Correlation Between Sung Bo and SK Chemicals
Can any of the company-specific risk be diversified away by investing in both Sung Bo and SK Chemicals at the same time? Although using a correlation coefficient on its own may not help to predict future stock returns, this module helps to understand the diversifiable risk of combining Sung Bo and SK Chemicals into the same portfolio, which is an essential part of the fundamental portfolio management process.
By analyzing existing cross correlation between Sung Bo Chemicals and SK Chemicals Co, you can compare the effects of market volatilities on Sung Bo and SK Chemicals and check how they will diversify away market risk if combined in the same portfolio for a given time horizon. You can also utilize pair trading strategies of matching a long position in Sung Bo with a short position of SK Chemicals. Check out your portfolio center. Please also check ongoing floating volatility patterns of Sung Bo and SK Chemicals.
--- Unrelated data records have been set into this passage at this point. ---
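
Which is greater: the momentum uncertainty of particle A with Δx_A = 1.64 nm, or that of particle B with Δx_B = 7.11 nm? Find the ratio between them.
Particle A has the larger minimum momentum uncertainty, by a factor of 4.34.

For each particle, the minimum momentum uncertainty is Δp_min = ℏ/(2Δx):

Particle A: Δp_A = ℏ/(2×1.640e-09 m) = 3.215e-26 kg·m/s
Particle B: Δp_B = ℏ/(2×7.110e-09 m) = 7.416e-27 kg·m/s

Ratio: Δp_A/Δp_B = 4.34

Since Δp_min ∝ 1/Δx, the particle with smaller position uncertainty (A) has larger momentum uncertainty.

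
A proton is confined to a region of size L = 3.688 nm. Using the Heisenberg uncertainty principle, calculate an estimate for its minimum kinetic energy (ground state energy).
381.393 neV

Using the uncertainty principle to estimate ground state energy:

1. The position uncertainty is approximately the confinement size:
   Δx ≈ L = 3.688e-09 m

2. From ΔxΔp ≥ ℏ/2, the minimum momentum uncertainty is:
   Δp ≈ ℏ/(2L) = 1.430e-26 kg·m/s

3. The kinetic energy is approximately:
   KE ≈ (Δp)²/(2m) = (1.430e-26)²/(2 × 1.673e-27 kg)
   KE ≈ 6.111e-26 J = 381.393 neV

This is an order-of-magnitude estimate of the ground state energy.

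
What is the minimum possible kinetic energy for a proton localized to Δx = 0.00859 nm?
70.302 meV

Localizing a particle requires giving it sufficient momentum uncertainty:

1. From uncertainty principle: Δp ≥ ℏ/(2Δx)
   Δp_min = (1.055e-34 J·s) / (2 × 8.590e-12 m)
   Δp_min = 6.138e-24 kg·m/s

2. This momentum uncertainty corresponds to kinetic energy:
   KE ≈ (Δp)²/(2m) = (6.138e-24)²/(2 × 1.673e-27 kg)
   KE = 1.126e-20 J = 70.302 meV

Tighter localization requires more energy.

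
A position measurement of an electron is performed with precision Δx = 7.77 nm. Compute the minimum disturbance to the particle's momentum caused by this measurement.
6.786 × 10^-27 kg·m/s

The uncertainty principle implies that measuring position disturbs momentum:
ΔxΔp ≥ ℏ/2

When we measure position with precision Δx, we necessarily introduce a momentum uncertainty:
Δp ≥ ℏ/(2Δx)
Δp_min = (1.055e-34 J·s) / (2 × 7.770e-09 m)
Δp_min = 6.786e-27 kg·m/s

The more precisely we measure position, the greater the momentum disturbance.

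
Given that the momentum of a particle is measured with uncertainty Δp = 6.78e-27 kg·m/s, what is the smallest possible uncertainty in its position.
7.777 nm

Using the Heisenberg uncertainty principle:
ΔxΔp ≥ ℏ/2

The minimum uncertainty in position is:
Δx_min = ℏ/(2Δp)
Δx_min = (1.055e-34 J·s) / (2 × 6.780e-27 kg·m/s)
Δx_min = 7.777e-09 m = 7.777 nm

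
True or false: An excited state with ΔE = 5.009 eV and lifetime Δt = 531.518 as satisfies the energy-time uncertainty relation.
Yes, it satisfies the uncertainty relation.

Calculate the product ΔEΔt:
ΔE = 5.009 eV = 8.025e-19 J
ΔEΔt = (8.025e-19 J) × (5.315e-16 s)
ΔEΔt = 4.266e-34 J·s

Compare to the minimum allowed value ℏ/2:
ℏ/2 = 5.273e-35 J·s

Since ΔEΔt = 4.266e-34 J·s ≥ 5.273e-35 J·s = ℏ/2,
this satisfies the uncertainty relation.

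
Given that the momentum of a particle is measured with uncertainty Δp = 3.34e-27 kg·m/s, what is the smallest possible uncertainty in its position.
15.787 nm

Using the Heisenberg uncertainty principle:
ΔxΔp ≥ ℏ/2

The minimum uncertainty in position is:
Δx_min = ℏ/(2Δp)
Δx_min = (1.055e-34 J·s) / (2 × 3.340e-27 kg·m/s)
Δx_min = 1.579e-08 m = 15.787 nm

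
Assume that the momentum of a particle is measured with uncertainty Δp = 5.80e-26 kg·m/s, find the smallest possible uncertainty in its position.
909.114 pm

Using the Heisenberg uncertainty principle:
ΔxΔp ≥ ℏ/2

The minimum uncertainty in position is:
Δx_min = ℏ/(2Δp)
Δx_min = (1.055e-34 J·s) / (2 × 5.800e-26 kg·m/s)
Δx_min = 9.091e-10 m = 909.114 pm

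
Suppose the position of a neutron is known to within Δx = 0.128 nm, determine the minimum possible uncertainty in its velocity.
245.946 m/s

Using the Heisenberg uncertainty principle and Δp = mΔv:
ΔxΔp ≥ ℏ/2
Δx(mΔv) ≥ ℏ/2

The minimum uncertainty in velocity is:
Δv_min = ℏ/(2mΔx)
Δv_min = (1.055e-34 J·s) / (2 × 1.675e-27 kg × 1.280e-10 m)
Δv_min = 2.459e+02 m/s = 245.946 m/s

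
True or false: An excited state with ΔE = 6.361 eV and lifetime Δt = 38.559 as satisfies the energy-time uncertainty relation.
No, it violates the uncertainty relation.

Calculate the product ΔEΔt:
ΔE = 6.361 eV = 1.019e-18 J
ΔEΔt = (1.019e-18 J) × (3.856e-17 s)
ΔEΔt = 3.930e-35 J·s

Compare to the minimum allowed value ℏ/2:
ℏ/2 = 5.273e-35 J·s

Since ΔEΔt = 3.930e-35 J·s < 5.273e-35 J·s = ℏ/2,
this violates the uncertainty relation.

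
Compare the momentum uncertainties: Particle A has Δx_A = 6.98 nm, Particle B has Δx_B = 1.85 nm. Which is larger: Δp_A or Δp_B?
Particle B has the larger minimum momentum uncertainty, by a factor of 3.77.

For each particle, the minimum momentum uncertainty is Δp_min = ℏ/(2Δx):

Particle A: Δp_A = ℏ/(2×6.980e-09 m) = 7.554e-27 kg·m/s
Particle B: Δp_B = ℏ/(2×1.850e-09 m) = 2.850e-26 kg·m/s

Ratio: Δp_B/Δp_A = 3.77

Since Δp_min ∝ 1/Δx, the particle with smaller position uncertainty (B) has larger momentum uncertainty.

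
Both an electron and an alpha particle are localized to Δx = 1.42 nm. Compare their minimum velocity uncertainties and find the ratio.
The electron has the larger minimum velocity uncertainty, by a ratio of 7294.3.

For both particles, Δp_min = ℏ/(2Δx) = 3.713e-26 kg·m/s (same for both).

The velocity uncertainty is Δv = Δp/m:
- electron: Δv = 3.713e-26 / 9.109e-31 = 4.076e+04 m/s = 40.763 km/s
- alpha particle: Δv = 3.713e-26 / 6.645e-27 = 5.588e+00 m/s = 5.588 m/s

Ratio: 4.076e+04 / 5.588e+00 = 7294.3

The lighter particle has larger velocity uncertainty because Δv ∝ 1/m.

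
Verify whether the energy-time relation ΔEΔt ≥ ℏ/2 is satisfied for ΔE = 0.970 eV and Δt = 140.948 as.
No, it violates the uncertainty relation.

Calculate the product ΔEΔt:
ΔE = 0.970 eV = 1.554e-19 J
ΔEΔt = (1.554e-19 J) × (1.409e-16 s)
ΔEΔt = 2.190e-35 J·s

Compare to the minimum allowed value ℏ/2:
ℏ/2 = 5.273e-35 J·s

Since ΔEΔt = 2.190e-35 J·s < 5.273e-35 J·s = ℏ/2,
this violates the uncertainty relation.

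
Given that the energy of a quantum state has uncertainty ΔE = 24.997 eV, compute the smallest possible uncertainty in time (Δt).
13.166 as

Using the energy-time uncertainty principle:
ΔEΔt ≥ ℏ/2

The minimum uncertainty in time is:
Δt_min = ℏ/(2ΔE)
Δt_min = (1.055e-34 J·s) / (2 × 4.005e-18 J)
Δt_min = 1.317e-17 s = 13.166 as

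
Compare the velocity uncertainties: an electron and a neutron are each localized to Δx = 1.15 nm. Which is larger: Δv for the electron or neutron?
The electron has the larger minimum velocity uncertainty, by a ratio of 1838.7.

For both particles, Δp_min = ℏ/(2Δx) = 4.585e-26 kg·m/s (same for both).

The velocity uncertainty is Δv = Δp/m:
- electron: Δv = 4.585e-26 / 9.109e-31 = 5.033e+04 m/s = 50.334 km/s
- neutron: Δv = 4.585e-26 / 1.675e-27 = 2.737e+01 m/s = 27.375 m/s

Ratio: 5.033e+04 / 2.737e+01 = 1838.7

The lighter particle has larger velocity uncertainty because Δv ∝ 1/m.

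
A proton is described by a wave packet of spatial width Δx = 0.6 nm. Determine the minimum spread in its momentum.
8.788 × 10^-26 kg·m/s

For a wave packet, the spatial width Δx and momentum spread Δp are related by the uncertainty principle:
ΔxΔp ≥ ℏ/2

The minimum momentum spread is:
Δp_min = ℏ/(2Δx)
Δp_min = (1.055e-34 J·s) / (2 × 6.000e-10 m)
Δp_min = 8.788e-26 kg·m/s

A wave packet cannot have both a well-defined position and well-defined momentum.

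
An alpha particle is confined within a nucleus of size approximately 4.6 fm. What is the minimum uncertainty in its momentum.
1.146 × 10^-20 kg·m/s

Using the Heisenberg uncertainty principle:
ΔxΔp ≥ ℏ/2

With Δx ≈ L = 4.600e-15 m (the confinement size):
Δp_min = ℏ/(2Δx)
Δp_min = (1.055e-34 J·s) / (2 × 4.600e-15 m)
Δp_min = 1.146e-20 kg·m/s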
Diversification Opportunities for Sung Bo and SK Chemicals
0.73 | Correlation Coefficient |
Poor diversification
The 3 months correlation between Sung and 28513K is 0.73. Overlapping area represents the amount of risk that can be diversified away by holding Sung Bo Chemicals and SK Chemicals Co in the same portfolio, assuming nothing else is changed. The correlation between historical prices or returns on SK Chemicals and Sung Bo is a relative statistical measure of the degree to which these equity instruments tend to move together. The correlation coefficient measures the extent to which returns on Sung Bo Chemicals are associated (or correlated) with SK Chemicals. Values of the correlation coefficient range from -1 to +1, where. The correlation of zero (0) is possible when the price movement of SK Chemicals has no effect on the direction of Sung Bo i.e., Sung Bo and SK Chemicals go up and down completely randomly.
Pair Corralation between Sung Bo and SK Chemicals
Assuming the 90 days trading horizon Sung Bo is expected to generate 1.13 times less return on investment than SK Chemicals. But when comparing it to its historical volatility, Sung Bo Chemicals is 2.53 times less risky than SK Chemicals. It trades about 0.28 of its potential returns per unit of risk. SK Chemicals Co is currently generating about 0.13 of returns per unit of risk over similar time horizon. If you would invest 1,888,000 in SK Chemicals Co on October 11, 2024 and sell it today you would earn a total of 112,000 from holding SK Chemicals Co or generate 5.93% return on investment over 90 days.
Time Period | 3 Months [change] |
Direction | Moves Together |
Strength | Significant |
Accuracy | 100.0% |
Values | Daily Returns |
Sung Bo Chemicals vs. SK Chemicals Co
Performance |
Timeline |
Sung Bo Chemicals |
SK Chemicals |
Sung Bo and SK Chemicals Volatility Contrast
Predicted Return Density |
Returns |
Pair Trading with Sung Bo and SK Chemicals
The main advantage of trading using opposite Sung Bo and SK Chemicals positions is that it hedges away some unsystematic risk. Because of two separate transactions, even if Sung Bo position performs unexpectedly, SK Chemicals can make up some of the losses. Pair trading also minimizes risk from directional movements in the market. For example, if an entire industry or sector drops because of unexpected headlines, the short position in SK Chemicals will offset losses from the drop in SK Chemicals' long position.Sung Bo vs. Coloray International Investment | Sung Bo vs. Golden Bridge Investment | Sung Bo vs. Automobile Pc | Sung Bo vs. Korea Investment Holdings |
SK Chemicals vs. Sung Bo Chemicals | SK Chemicals vs. Jeju Beer Co | SK Chemicals vs. Hankook Furniture Co | SK Chemicals vs. Asiana Airlines |
Check out your portfolio center.Note that this page's information should be used as a complementary analysis to find the right mix of equity instruments to add to your existing portfolios or create a brand new portfolio. You can also try the Instant Ratings module to determine any equity ratings based on digital recommendations. Macroaxis instant equity ratings are based on combination of fundamental analysis and risk-adjusted market performance.